Il y eut quelques ricanements. Servaz vit une violente rougeur envahir le visage de Tarrieu comme un nuage d’encre se diluant dans de l’eau. À l’évidence, l’homme était capable de violence. Mais jusqu’à quel point ? C’était l’éternelle question. Tarrieu ouvrit la bouche pour répliquer puis, au dernier moment, se ravisa.

— Non, dit-il finalement.

— L’un d’entre vous connaissait-il le centre équestre ?

Le cuistot aux boucles d’oreilles leva une main d’un air gêné.

— Vous vous appelez ?

— Marousset.

— Vous faites du cheval, Marousset ?

Tarrieu gloussa dans son dos, imité par les autres. Servaz sentit la colère le gagner.

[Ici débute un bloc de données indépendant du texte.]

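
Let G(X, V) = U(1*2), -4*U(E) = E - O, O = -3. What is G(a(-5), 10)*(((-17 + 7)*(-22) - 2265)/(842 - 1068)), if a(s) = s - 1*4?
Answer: -10225/904 ≈ -11.311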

— Non… je suis le cuistot… De temps en temps, je vais donner un coup de main au cuisinier de M. Lombard… au château… quand il y a des fêtes… pour les anniversaires… le 14 juillet… Le centre équestre est juste à côté…

Marousset avait de grands yeux clairs avec des pupilles grosses comme des têtes d’épingle. Et il suait abondamment.

— Ce cheval, vous l’aviez déjà vu ?

— Je m’intéresse pas aux chevaux. Peut-être… des chevaux, là-bas, y en a plein…

— Et M. Lombard, vous le voyez souvent ?

Marousset fit signe que non.

— Je vais là-bas qu’une fois par an… ou deux… et je quitte presque pas les cuisines…

— Mais vous l’apercevez quand même de temps en temps, non ?

— Oui.

— Il vient parfois à l’usine ?

— Lombard ici ? dit Tarrieu d’un ton sarcastique. Cette usine, pour Lombard, c’est un grain de sable. Tu examines chaque brin d’herbe quand tu tonds ta pelouse ?

Servaz se tourna vers les autres. Ils confirmèrent d’un petit signe de tête.

— Lombard, il vit ailleurs, poursuivit Tarrieu du même ton provocant. À Paris, à New York, aux Antilles, en Corse… Et cette usine, il s’en fout. Il la garde parce que c’était dans le testament de son paternel qu’il devait la garder. Mais il n’en a strictement rien à foutre.

Servaz hocha la tête. Il eut envie de répondre quelque chose de cinglant. Mais à quoi bon ? Peut-être que Tarrieu avait ses raisons. Peut-être était-il tombé un jour sur des flics ripoux ou incompétents. Les gens sont des icebergs, pensa-t-il. Sous la surface gît une énorme masse de non-dits, de douleurs et de secrets. Personne n’est vraiment ce qu’il paraît.

— Je peux te donner un conseil ? dit soudain Tarrieu.

Servaz se figea, sur ses gardes. Mais le ton avait changé : il n’était plus hostile, ni méfiant ou sarcastique.

— Je t’écoute.

— Les vigiles, dit l’ancien. Plutôt que de perdre ton temps avec nous, tu devrais interroger les vigiles. Secoue-les un peu.

Servaz le fixa intensément.

— Pourquoi ?

Tarrieu haussa les épaules.

— C’est toi le flic, dit-il.

Servaz suivit le couloir et franchit les portes battantes, passant brusquement d’une atmosphère surchauffée à celle, glaciale, du hall. Des flashes à l’extérieur, peuplant le hall de brèves lueurs et de grandes ombres inquiétantes. Servaz aperçut Cathy d’Humières qui remontait dans sa voiture. Le soir tombait.